Of all of the plans on the table, the Spurs one looks like being the most divisive. Five miles may not sound like a great distance to many people, but in tribal London these considerations matter and many Spurs supporters are bitterly against the proposed move. There has been much talk amongst those against the move of, “Spurs conceding North London to Arsenal” and, considering the manner in which Arsenal ended up in North London in the first place, such a volte face might well be too much for many Spurs supporters to bear. The local MP, David Lammy, certainly think so, and has stated that:
Tottenham Hotspur was set up by a bunch of young people at All Hallows church in Tottenham 120 years ago. In the event that the current owners of Spurs take the club to Stratford, a new club will emerge.

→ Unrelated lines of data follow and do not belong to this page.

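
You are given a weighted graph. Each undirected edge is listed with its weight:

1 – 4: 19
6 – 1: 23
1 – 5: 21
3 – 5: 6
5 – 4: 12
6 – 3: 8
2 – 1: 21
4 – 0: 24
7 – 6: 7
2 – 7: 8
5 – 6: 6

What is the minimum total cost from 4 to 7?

25

Candidate routes:
4 → 5 → 6 → 7: 12+6+7 = 25
4 → 5 → 3 → 6 → 7: 12+6+8+7 = 33
The minimum is 25 via 4 → 5 → 6 → 7.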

This is no different from the situation that emerged with MK Dons and AFC Wimbledon. Locally I will work with any new team, with the local authority, to ensure we retain the name Tottenham. They will have to take on a different name if they are to leave. I will protect the interests of Tottenham people in ensuring we don’t have a club on the other side of London called Tottenham Hotspur that does not reflect at all the interests of the local community as it stands today.
This may be overstating the matter somewhat at present, but perhaps the question that faces Spurs supporters will turn out to be what price they are prepared put on the very identity of their club and the community that they are part of. Tottenham is one of North London’s less well-to-do areas, and the departure of the football club would rip the soul from the area that they have called home for one hundred and twenty-eight years. Many feel that Tottenham Hotspur in Stratford wouldn’t be Tottenham Hotspur any more, and the growing disquiet (which has even led to talk of a breakaway club should the Stratford move come to fruition) has found a voice through the supporters’ group We Are N17, which states that:
We would prefer to remain at White Hart Lane in Tottenham, as it stands today, rather than move to Stratford and chasing the revenue from a larger stadium. Such a move would, for us, destroy Tottenham and all it has stood for the day we leave our home.
West Ham’s bid for the Olympic Stadium remains the favourite to win the race, but the question for Tottenham supporters that are wavering at present may well turn out to be one of whether they have the stomach for a fight against the owners of the club. Spurs’ architectural advisor, David Keirle, recently stated that, “I was heavily involved in the Man City project. Nobody wanted to leave Maine Road. A few years down the line, nobody would ever go back”, but moving within a city like Manchester isn’t the same as moving across London. There is an element truth to the old adage about London being a collection of villages rather than a city, and this is especially true in its outermost districts. Opinion seems to be very much split amongst supporters of the club at present, but perhaps the true split will only be seen should Spurs get the nod above West Ham United. Daniel Levy has worked wonders in turning the fortunes of Tottenham Hotspur Football Club around after a mostly dismal 1990s. He may find, however, that, his biggest challenge will be to keep their fanbase unified should his plan together.